Tiefkühl-Kristalle als Permafrost-Marker
Der Blick in natürliche „Archive“ gibt Aufschluss über die Klimavergangenheit der Erde, das sogenannte Paläoklima. Solche Archive sind etwa Ablagerungen im Inneren von Karsthöhlen. Für die Forschung sind Höhlensinter (von der Höhlendecke und vom Boden wachsenden Kalkablagerungen) interessant, denn diese Tropfsteine konservieren die Isotopen-Zusammensetzung von Sauerstoff und Kohlenstoff des einstigen Niederschlagswassers, die ihrerseits Rückschlüsse auf Klima und Umweltbedingungen in der Vergangenheit erlauben. Bislang wenig beachtet sind nun auch kryogene Höhlenkarbonate (im Englischen cryogenic cave carbonates, abgekürzt CCC) als wertvolle Marker für Klimaschwankungen der vergangenen 500.000 Jahre in den Fokus gerückt. CCC-Kristalle entstehen knapp unter dem Nullpunkt. Im langsam gefrierenden Wasser nimmt die Konzentration zu, da keine gelösten Minerale in das wachsende Eis eingebaut werden können. Schließlich beginnt Kalziumkarbonat aus diesem Wasser auszukristallisieren und bildet millimeter- bis zentimetergroße Aggregate. CCC sind somit Indikatoren für das ehemalige Vorhandensein von dauergefrorenem Boden, auch Permafrost genannt. Da der Ural von Norden nach Süden verläuft, lassen sich anhand geeigneter Proben aus Karsthöhlen in diesem Gebirge Aussagen über die Verschiebung der Permafrost-Grenze bis zu einer halben Million Jahre in die Vergangenheit treffen.

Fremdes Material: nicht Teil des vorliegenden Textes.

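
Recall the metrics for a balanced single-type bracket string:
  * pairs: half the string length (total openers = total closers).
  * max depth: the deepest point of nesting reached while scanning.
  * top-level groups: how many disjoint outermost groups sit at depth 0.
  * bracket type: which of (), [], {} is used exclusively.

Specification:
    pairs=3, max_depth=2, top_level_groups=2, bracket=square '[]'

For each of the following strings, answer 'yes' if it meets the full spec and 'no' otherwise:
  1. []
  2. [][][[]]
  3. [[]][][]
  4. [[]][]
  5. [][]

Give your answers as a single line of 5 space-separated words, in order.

Answer: no no no yes no

Derivation:
String 1 '[]': depth seq [1 0]
  -> pairs=1 depth=1 groups=1 -> no
String 2 '[][][[]]': depth seq [1 0 1 0 1 2 1 0]
  -> pairs=4 depth=2 groups=3 -> no
String 3 '[[]][][]': depth seq [1 2 1 0 1 0 1 0]
  -> pairs=4 depth=2 groups=3 -> no
String 4 '[[]][]': depth seq [1 2 1 0 1 0]
  -> pairs=3 depth=2 groups=2 -> yes
String 5 '[][]': depth seq [1 0 1 0]
  -> pairs=2 depth=1 groups=2 -> no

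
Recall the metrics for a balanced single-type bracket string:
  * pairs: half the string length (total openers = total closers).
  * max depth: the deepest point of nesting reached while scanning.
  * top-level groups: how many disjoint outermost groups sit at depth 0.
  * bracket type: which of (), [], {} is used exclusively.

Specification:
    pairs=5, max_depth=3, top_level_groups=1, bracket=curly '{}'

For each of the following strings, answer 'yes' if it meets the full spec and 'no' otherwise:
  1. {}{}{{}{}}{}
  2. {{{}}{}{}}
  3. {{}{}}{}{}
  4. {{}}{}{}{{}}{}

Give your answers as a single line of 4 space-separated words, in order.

String 1 '{}{}{{}{}}{}': depth seq [1 0 1 0 1 2 1 2 1 0 1 0]
  -> pairs=6 depth=2 groups=4 -> no
String 2 '{{{}}{}{}}': depth seq [1 2 3 2 1 2 1 2 1 0]
  -> pairs=5 depth=3 groups=1 -> yes
String 3 '{{}{}}{}{}': depth seq [1 2 1 2 1 0 1 0 1 0]
  -> pairs=5 depth=2 groups=3 -> no
String 4 '{{}}{}{}{{}}{}': depth seq [1 2 1 0 1 0 1 0 1 2 1 0 1 0]
  -> pairs=7 depth=2 groups=5 -> no

Answer: no yes no no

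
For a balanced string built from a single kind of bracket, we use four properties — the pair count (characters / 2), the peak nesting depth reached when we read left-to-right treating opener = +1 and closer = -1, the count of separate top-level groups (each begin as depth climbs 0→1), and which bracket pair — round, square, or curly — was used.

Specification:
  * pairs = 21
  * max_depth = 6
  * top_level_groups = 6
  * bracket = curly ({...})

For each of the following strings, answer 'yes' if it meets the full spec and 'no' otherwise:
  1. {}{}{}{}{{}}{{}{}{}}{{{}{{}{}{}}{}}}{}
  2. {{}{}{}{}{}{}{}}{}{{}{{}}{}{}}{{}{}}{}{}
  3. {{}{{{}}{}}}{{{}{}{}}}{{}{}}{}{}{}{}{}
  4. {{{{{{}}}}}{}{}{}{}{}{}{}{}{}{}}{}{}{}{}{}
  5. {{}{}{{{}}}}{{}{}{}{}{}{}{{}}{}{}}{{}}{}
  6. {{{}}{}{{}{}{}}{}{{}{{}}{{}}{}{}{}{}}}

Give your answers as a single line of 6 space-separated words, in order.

String 1 '{}{}{}{}{{}}{{}{}{}}{{{}{{}{}{}}{}}}{}': depth seq [1 0 1 0 1 0 1 0 1 2 1 0 1 2 1 2 1 2 1 0 1 2 3 2 3 4 3 4 3 4 3 2 3 2 1 0 1 0]
  -> pairs=19 depth=4 groups=8 -> no
String 2 '{{}{}{}{}{}{}{}}{}{{}{{}}{}{}}{{}{}}{}{}': depth seq [1 2 1 2 1 2 1 2 1 2 1 2 1 2 1 0 1 0 1 2 1 2 3 2 1 2 1 2 1 0 1 2 1 2 1 0 1 0 1 0]
  -> pairs=20 depth=3 groups=6 -> no
String 3 '{{}{{{}}{}}}{{{}{}{}}}{{}{}}{}{}{}{}{}': depth seq [1 2 1 2 3 4 3 2 3 2 1 0 1 2 3 2 3 2 3 2 1 0 1 2 1 2 1 0 1 0 1 0 1 0 1 0 1 0]
  -> pairs=19 depth=4 groups=8 -> no
String 4 '{{{{{{}}}}}{}{}{}{}{}{}{}{}{}{}}{}{}{}{}{}': depth seq [1 2 3 4 5 6 5 4 3 2 1 2 1 2 1 2 1 2 1 2 1 2 1 2 1 2 1 2 1 2 1 0 1 0 1 0 1 0 1 0 1 0]
  -> pairs=21 depth=6 groups=6 -> yes
String 5 '{{}{}{{{}}}}{{}{}{}{}{}{}{{}}{}{}}{{}}{}': depth seq [1 2 1 2 1 2 3 4 3 2 1 0 1 2 1 2 1 2 1 2 1 2 1 2 1 2 3 2 1 2 1 2 1 0 1 2 1 0 1 0]
  -> pairs=20 depth=4 groups=4 -> no
String 6 '{{{}}{}{{}{}{}}{}{{}{{}}{{}}{}{}{}{}}}': depth seq [1 2 3 2 1 2 1 2 3 2 3 2 3 2 1 2 1 2 3 2 3 4 3 2 3 4 3 2 3 2 3 2 3 2 3 2 1 0]
  -> pairs=19 depth=4 groups=1 -> no

Answer: no no no yes no no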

Helfende Hände und geschulte Augen
Yury Dublyansky, Geologe und Geochemiker in der Quaternary Research Group der Universität Innsbruck, hat 20 Jahre an der Russischen Akademie der Wissenschaften in Nowosibirsk (Sibirien) gearbeitet. Seine Verbindungen und Sprachkenntnisse waren Wegbereiter für das russisch-österreichische Kooperationsprojekt im Ural, das vom Wissenschaftsfonds FWF unterstützt wurde. Ohne Kooperation mit lokalen Höhlenforschungs-Vereinen wäre die Beprobung nicht durchführbar gewesen. Viele helfende Hände, Genehmigungen, Spezialausrüstung, ein geschultes Auge und geologische Kenntnisse waren notwendig, um nach den unscheinbaren CCC-Ablagerungen zu suchen. 40 teils abgelegene und geschützte Höhlen wurden beprobt, in neun davon wurden die Teams fündig. Anschließend wurden Uran-Thorium-Radio-Isotopen-Analysen in Kooperation mit Institutionen in China und den USA durchgeführt, mit denen das Alter der einzelnen Kristalle genau bestimmt werden konnte.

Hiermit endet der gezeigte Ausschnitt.